As for things that happened that didn’t end up in the final cut (which was the bulk of what I was privy to as a dailies editor), there are a million reasons why that can happen. The audio wasn’t clean. There were people in the shot that didn’t sign a waiver. Something happened that might be bad press or have legal ramifications for the producers (the cast being plied with alcohol, doing drugs, or engaging in other “bad” behavior, which I saw a fair amount of). Or a camera person simply didn’t get the shot. It’s hard catching everything when no one has little marks on the floor they stand on so the camera always knows where they’ll be.
That being said, I generally don’t think most reality shows are just inventing storylines out of whole cloth. Not because I think they’re above it, more because I think people are generally too lazy for that. Inventing a story that didn’t exist at all just seems like a lot of work. Mostly I get the sense that the editors, and the producers they’re getting story notes from, get an impression of what went on, and what the characters’ personalities are like, and try to heighten it in the edit so that it’s conveyed clearly to the viewers (basic cable is not big on ambiguity or leaving things up for interpretaish).

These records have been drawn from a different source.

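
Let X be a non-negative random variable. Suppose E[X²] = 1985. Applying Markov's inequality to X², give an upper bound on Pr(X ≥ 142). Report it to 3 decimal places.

0.098

Since X ≥ 0, the event {X ≥ 142} is the same as {X² ≥ 20164}.
Markov's inequality applied to X² gives Pr(X² ≥ 20164) ≤ E[X²]/20164 = 1985/20164 = 0.0984.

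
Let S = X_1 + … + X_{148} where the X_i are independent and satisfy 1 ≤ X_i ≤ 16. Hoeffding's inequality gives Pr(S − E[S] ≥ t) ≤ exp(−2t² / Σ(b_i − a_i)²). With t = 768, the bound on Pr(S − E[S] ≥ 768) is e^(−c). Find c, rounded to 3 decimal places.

Σ(b_i − a_i)² = 148·(15)² = 33300.
c = 2t²/33300 = 2·768²/33300 = 35.4249.

35.425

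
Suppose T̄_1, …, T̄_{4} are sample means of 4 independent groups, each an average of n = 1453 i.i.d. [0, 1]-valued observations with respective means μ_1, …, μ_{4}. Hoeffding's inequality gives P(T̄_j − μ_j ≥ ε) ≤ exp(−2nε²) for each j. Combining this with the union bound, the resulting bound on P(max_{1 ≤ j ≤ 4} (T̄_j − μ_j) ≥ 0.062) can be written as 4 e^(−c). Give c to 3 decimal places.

11.171

Union bound over the 4 events: P(max_{1 ≤ j ≤ 4} (T̄_j − μ_j) ≥ 0.062) ≤ 4·exp(−2nε²) = 4 exp(−2·1453·0.062²).
So c = 2·1453·0.062² = 11.1707.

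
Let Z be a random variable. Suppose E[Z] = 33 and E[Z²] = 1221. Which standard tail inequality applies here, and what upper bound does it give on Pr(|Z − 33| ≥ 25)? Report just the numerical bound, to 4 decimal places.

0.2112

The first two moments determine the variance, so Chebyshev's inequality is the sharpest standard bound available.
Var(Z) = E[Z²] − (E[Z])² = 1221 − 1089 = 132.
Chebyshev's inequality: Pr(|Z − μ| ≥ t) ≤ Var(Z)/t² = 132/625 = 0.2112.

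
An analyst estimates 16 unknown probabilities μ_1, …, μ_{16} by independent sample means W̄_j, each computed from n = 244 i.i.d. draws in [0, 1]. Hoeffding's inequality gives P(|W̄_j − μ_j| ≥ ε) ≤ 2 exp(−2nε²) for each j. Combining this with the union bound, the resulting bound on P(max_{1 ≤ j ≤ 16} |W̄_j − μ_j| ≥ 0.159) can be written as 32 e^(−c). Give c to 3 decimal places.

Union bound over the 16 events: P(max_{1 ≤ j ≤ 16} |W̄_j − μ_j| ≥ 0.159) ≤ 16·2·exp(−2nε²) = 32 exp(−2·244·0.159²).
So c = 2·244·0.159² = 12.3371.

12.337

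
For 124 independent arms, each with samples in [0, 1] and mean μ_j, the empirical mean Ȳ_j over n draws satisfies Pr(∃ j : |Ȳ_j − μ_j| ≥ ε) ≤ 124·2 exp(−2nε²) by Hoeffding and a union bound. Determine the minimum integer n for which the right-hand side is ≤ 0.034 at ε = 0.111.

361

Need 2·124·exp(−2nε²) ≤ 0.034, i.e. exp(−2nε²) ≤ 0.034/248.
So 2nε² ≥ ln(248/0.034) = 8.894824.
Hence n ≥ 8.894824/(2·0.111²) = 360.962.
The smallest integer n is 361.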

Whether the surprising outcome of the Top Chef finale came down to the editors themselves or the producers who were giving them notes is impossible to say. Surely some combinaish of the two. It seems pretty clear that they were trying create a little mystery to an outcome that felt all too obvious — I had Danny pegged as the favorite for a good five episodes heading into the finale, as did most people who were watching. In the process, they probably overdid it.

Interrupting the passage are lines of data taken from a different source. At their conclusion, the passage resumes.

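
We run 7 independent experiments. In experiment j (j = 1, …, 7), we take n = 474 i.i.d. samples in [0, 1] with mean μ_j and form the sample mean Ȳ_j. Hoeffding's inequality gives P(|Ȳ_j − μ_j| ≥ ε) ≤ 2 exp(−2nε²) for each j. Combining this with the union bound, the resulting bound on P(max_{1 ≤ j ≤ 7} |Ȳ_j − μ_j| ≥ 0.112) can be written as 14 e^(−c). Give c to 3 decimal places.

Union bound over the 7 events: P(max_{1 ≤ j ≤ 7} |Ȳ_j − μ_j| ≥ 0.112) ≤ 7·2·exp(−2nε²) = 14 exp(−2·474·0.112²).
So c = 2·474·0.112² = 11.8917.

11.892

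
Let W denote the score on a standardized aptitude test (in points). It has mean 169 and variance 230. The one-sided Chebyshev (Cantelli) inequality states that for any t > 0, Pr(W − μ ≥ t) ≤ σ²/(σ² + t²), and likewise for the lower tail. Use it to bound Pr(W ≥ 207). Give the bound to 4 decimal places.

Here σ² = 230 and t = 38, so σ² + t² = 1674.
Cantelli's bound: 230/1674 = 0.1374.

0.1374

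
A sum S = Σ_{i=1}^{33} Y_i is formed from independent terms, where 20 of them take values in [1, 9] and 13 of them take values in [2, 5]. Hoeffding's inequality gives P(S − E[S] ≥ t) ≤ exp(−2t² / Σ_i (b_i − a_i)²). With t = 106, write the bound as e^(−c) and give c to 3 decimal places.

16.086

Σ(b_i − a_i)² = 20·8² + 13·3² = 1397.
c = 2t² / 1397 = 2·106² / 1397 = 16.0859.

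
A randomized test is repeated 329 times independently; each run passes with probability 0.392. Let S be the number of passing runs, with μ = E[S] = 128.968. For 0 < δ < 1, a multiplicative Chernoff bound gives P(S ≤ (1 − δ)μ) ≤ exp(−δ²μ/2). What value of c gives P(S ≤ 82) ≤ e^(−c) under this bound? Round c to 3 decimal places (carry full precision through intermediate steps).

8.552

Write 82 = (1 − δ)μ, so δ = 1 − 82/128.968 = 0.3641834…
Then the exponent is δ²μ/2 = (μ − 82)²/(2μ) = 8.552482.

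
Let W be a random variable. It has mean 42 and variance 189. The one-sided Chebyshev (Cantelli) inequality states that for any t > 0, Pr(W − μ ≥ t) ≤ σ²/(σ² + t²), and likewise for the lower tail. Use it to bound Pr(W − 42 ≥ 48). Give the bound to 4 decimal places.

Here σ² = 189 and t = 48, so σ² + t² = 2493.
Cantelli's bound: 189/2493 = 0.0758.

0.0758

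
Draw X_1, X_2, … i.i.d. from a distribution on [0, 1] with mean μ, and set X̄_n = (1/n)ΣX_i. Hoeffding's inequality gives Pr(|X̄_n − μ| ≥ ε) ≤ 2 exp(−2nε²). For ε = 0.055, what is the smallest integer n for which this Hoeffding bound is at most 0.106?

Require 2·exp(−2nε²) ≤ 0.106, i.e. 2nε² ≥ ln(2/0.106) = 2.937463.
So n ≥ 2.937463 / (2·0.055²) = 485.531.
The smallest integer n is 486.

486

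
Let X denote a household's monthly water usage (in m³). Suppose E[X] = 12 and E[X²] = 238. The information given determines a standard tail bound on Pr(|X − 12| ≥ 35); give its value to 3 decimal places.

The first two moments determine the variance, so Chebyshev's inequality is the sharpest standard bound available.
Var(X) = E[X²] − (E[X])² = 238 − 144 = 94.
Chebyshev's inequality: Pr(|X − μ| ≥ t) ≤ Var(X)/t² = 94/1225 = 0.0767.

0.077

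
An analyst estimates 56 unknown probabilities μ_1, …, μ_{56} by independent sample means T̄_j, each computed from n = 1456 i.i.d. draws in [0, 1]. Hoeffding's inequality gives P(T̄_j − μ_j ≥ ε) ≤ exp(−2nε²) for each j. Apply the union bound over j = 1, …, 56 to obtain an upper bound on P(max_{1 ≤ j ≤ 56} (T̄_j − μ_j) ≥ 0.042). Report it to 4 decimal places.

Per-experiment Hoeffding bound: exp(−2·1456·0.042²) = exp(−5.13677) = 0.0058767.
Union bound over 56 events: 56·0.0058767 = 0.32909.

0.3291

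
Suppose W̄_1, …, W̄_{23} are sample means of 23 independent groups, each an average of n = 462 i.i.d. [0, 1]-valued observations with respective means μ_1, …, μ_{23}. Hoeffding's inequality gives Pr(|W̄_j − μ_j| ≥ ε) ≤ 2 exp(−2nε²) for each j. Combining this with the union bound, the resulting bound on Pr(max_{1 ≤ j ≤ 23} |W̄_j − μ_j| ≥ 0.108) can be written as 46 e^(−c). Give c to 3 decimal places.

Union bound over the 23 events: Pr(max_{1 ≤ j ≤ 23} |W̄_j − μ_j| ≥ 0.108) ≤ 23·2·exp(−2nε²) = 46 exp(−2·462·0.108²).
So c = 2·462·0.108² = 10.7775.

10.778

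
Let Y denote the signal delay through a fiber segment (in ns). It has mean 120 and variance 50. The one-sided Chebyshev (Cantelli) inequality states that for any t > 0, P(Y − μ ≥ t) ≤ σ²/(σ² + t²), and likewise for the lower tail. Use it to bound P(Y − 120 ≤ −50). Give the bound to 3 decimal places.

0.020

Here σ² = 50 and t = 50, so σ² + t² = 2550.
Cantelli's bound: 50/2550 = 0.0196.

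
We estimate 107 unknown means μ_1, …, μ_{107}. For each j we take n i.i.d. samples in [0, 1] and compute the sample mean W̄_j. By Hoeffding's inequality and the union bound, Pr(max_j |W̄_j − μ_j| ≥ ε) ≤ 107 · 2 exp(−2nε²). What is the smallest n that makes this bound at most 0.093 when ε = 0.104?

358

Need 2·107·exp(−2nε²) ≤ 0.093, i.e. exp(−2nε²) ≤ 0.093/214.
So 2nε² ≥ ln(214/0.093) = 7.741132.
Hence n ≥ 7.741132/(2·0.104²) = 357.856.
The smallest integer n is 358.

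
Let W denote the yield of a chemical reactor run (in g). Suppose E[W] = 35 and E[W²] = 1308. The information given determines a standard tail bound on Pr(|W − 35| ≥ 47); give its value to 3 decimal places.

0.038

The first two moments determine the variance, so Chebyshev's inequality is the sharpest standard bound available.
Var(W) = E[W²] − (E[W])² = 1308 − 1225 = 83.
Chebyshev's inequality: Pr(|W − μ| ≥ t) ≤ Var(W)/t² = 83/2209 = 0.0376.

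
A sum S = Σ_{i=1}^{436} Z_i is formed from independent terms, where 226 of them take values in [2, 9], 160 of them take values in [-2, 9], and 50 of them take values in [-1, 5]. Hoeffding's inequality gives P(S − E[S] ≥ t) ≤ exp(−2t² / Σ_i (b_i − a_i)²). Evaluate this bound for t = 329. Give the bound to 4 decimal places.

0.0012

Σ(b_i − a_i)² = 226·7² + 160·11² + 50·6² = 32234.
Exponent = 2·329² / 32234 = 6.71595.
Bound = exp(−6.71595) = 0.00121.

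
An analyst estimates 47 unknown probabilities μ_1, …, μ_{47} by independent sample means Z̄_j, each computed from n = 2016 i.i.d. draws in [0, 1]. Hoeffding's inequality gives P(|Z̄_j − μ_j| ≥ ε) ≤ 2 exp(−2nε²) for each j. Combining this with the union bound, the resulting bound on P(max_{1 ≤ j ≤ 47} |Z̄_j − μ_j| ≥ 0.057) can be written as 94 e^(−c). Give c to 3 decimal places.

Union bound over the 47 events: P(max_{1 ≤ j ≤ 47} |Z̄_j − μ_j| ≥ 0.057) ≤ 47·2·exp(−2nε²) = 94 exp(−2·2016·0.057²).
So c = 2·2016·0.057² = 13.1000.

13.100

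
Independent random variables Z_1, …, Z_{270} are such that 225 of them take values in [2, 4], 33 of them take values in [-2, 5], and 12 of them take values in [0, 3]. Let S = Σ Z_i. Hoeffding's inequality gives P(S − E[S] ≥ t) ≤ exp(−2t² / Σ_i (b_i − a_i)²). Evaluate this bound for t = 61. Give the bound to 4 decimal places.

0.0587

Σ(b_i − a_i)² = 225·2² + 33·7² + 12·3² = 2625.
Exponent = 2·61² / 2625 = 2.83505.
Bound = exp(−2.83505) = 0.05872.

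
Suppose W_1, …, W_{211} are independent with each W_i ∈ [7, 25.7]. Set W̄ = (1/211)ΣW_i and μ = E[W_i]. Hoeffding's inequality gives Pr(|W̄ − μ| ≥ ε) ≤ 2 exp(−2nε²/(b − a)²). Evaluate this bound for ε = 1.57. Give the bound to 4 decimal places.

0.1021

Exponent: 2nε²/(b − a)² = 2·211·1.57² / 18.7² = 2.97460.
Bound = 2·exp(−2.97460) = 0.10214.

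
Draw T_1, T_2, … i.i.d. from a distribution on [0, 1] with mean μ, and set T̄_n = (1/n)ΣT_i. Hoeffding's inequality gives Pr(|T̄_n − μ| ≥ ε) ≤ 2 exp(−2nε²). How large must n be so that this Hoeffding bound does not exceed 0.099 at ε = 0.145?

Require 2·exp(−2nε²) ≤ 0.099, i.e. 2nε² ≥ ln(2/0.099) = 3.005783.
So n ≥ 3.005783 / (2·0.145²) = 71.481.
The smallest integer n is 72.

72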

I don’t think it’s quite fair to throw the editors, specifically, under the bus (to borrow a reality show cliché), but I have to agree with the consensus here. It’s not great when the outcome feels like this big a departure from what you just watched. Editing is like refereeing, it’s at its best when you don’t notice it. Every time a storyline feels overly manipulated, it chips away at the trust required to buy into the show as it’s happening. I don’t think the outcome “ruined” the season (though it was certainly unfair to the winner). More likely they were trying to put lipstick on a pig, as it were, and create a little drama during a season that was otherwise… well, kind of a dud.
I think maybe the show just got a little too confident casting this show like they’re actually trying to find the best up-and-coming chef in the country and not like they’re trying to make an entertaining TV show. Most of the competitors are so established in their careers and media trained by the time they get to the show now that maybe some of the character clashes and outsider charm that made it so great for all these years is missing. The last few seasons with really accomplished chefs worked out great (Buddha, Amar Santana, and Sara Bradley were all so different but so compelling in their own way), but maybe it’s too much to expect that, and this season was a wake-up call. It sort of depends on which you think the fluke was.

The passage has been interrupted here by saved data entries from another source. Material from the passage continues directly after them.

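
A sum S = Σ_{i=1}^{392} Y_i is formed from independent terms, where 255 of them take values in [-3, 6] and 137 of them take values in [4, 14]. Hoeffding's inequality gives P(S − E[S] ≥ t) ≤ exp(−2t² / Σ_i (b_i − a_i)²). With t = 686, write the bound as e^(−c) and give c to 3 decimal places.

27.396

Σ(b_i − a_i)² = 255·9² + 137·10² = 34355.
c = 2t² / 34355 = 2·686² / 34355 = 27.3961.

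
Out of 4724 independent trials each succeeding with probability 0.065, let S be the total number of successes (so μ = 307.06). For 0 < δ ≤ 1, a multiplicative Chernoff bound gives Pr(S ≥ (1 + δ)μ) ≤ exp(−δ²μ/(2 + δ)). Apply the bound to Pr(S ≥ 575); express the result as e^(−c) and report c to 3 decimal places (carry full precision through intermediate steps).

81.391

Write 575 = (1 + δ)μ, so δ = 575/307.06 − 1 = 0.8725982…
Then the exponent is δ²μ/(2 + δ) = (575 − μ)² / (μ·(2 + δ)) = 81.391111.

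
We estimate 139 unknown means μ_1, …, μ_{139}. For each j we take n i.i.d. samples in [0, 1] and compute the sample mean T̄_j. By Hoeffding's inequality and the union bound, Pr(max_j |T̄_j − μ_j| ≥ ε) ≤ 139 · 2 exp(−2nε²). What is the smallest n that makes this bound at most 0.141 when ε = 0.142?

189

Need 2·139·exp(−2nε²) ≤ 0.141, i.e. exp(−2nε²) ≤ 0.141/278.
So 2nε² ≥ ln(278/0.141) = 7.586617.
Hence n ≥ 7.586617/(2·0.142²) = 188.123.
The smallest integer n is 189.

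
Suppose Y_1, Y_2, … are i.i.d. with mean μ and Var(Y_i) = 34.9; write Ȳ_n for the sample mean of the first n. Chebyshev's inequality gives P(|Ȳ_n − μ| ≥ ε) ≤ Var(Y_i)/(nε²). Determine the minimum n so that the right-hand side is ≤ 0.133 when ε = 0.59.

Require 34.9/(n·0.59²) ≤ 0.133, i.e. n ≥ 34.9/(0.133·0.59²) = 753.824.
The smallest integer n is 754.

754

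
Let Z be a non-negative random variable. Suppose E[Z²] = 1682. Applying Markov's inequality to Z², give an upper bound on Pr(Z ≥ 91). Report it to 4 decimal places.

Since Z ≥ 0, the event {Z ≥ 91} is the same as {Z² ≥ 8281}.
Markov's inequality applied to Z² gives Pr(Z² ≥ 8281) ≤ E[Z²]/8281 = 1682/8281 = 0.2031.

0.2031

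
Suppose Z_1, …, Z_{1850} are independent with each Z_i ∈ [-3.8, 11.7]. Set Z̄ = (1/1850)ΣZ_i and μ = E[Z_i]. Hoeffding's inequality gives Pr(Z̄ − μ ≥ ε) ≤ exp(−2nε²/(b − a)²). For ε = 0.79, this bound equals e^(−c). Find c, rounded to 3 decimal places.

c = 2nε²/(b − a)² = 2·1850·0.79² / 15.5² = 9.6115.

9.612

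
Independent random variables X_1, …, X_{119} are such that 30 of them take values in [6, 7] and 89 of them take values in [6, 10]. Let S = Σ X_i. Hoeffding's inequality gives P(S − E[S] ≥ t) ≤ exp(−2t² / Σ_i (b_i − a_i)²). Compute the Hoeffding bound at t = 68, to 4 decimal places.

0.0017

Σ(b_i − a_i)² = 30·1² + 89·4² = 1454.
Exponent = 2·68² / 1454 = 6.36039.
Bound = exp(−6.36039) = 0.00173.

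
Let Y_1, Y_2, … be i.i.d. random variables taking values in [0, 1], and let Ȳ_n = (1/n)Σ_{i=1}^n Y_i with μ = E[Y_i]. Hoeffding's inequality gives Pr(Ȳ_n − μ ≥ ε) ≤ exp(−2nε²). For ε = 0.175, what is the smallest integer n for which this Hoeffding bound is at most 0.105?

Require exp(−2nε²) ≤ 0.105, i.e. 2nε² ≥ ln(1/0.105) = 2.253795.
So n ≥ 2.253795 / (2·0.175²) = 36.797.
The smallest integer n is 37.

37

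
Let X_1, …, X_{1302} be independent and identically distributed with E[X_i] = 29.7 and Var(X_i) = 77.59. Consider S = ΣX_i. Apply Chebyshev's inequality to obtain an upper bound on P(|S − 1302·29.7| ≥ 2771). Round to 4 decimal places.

0.0132

Var(S) = n·Var(X_i) = 1302·77.59 = 101022.18.
Chebyshev: P(|S − 1302·29.7| ≥ 2771) ≤ Var(S)/2771² = 101022.18/7678441 = 0.0132.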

I did get to talk to one of the guest judges from the finale at a food event the other night. This judge did confirm to me that everyone’s food was good, and that Danny’s just seemed a little more ambitious and innovative. He also said Emeril drank like 10 glasses of Chardonnay, for what that’s worth. It’s those little details that keep me watching this show.
Love the Emeril tidbit.
What's up with this replacing "-ation" with "-aish" nonsense?! It's a bastarizaish of the English language!
Goddamnit, now you got me doing it too!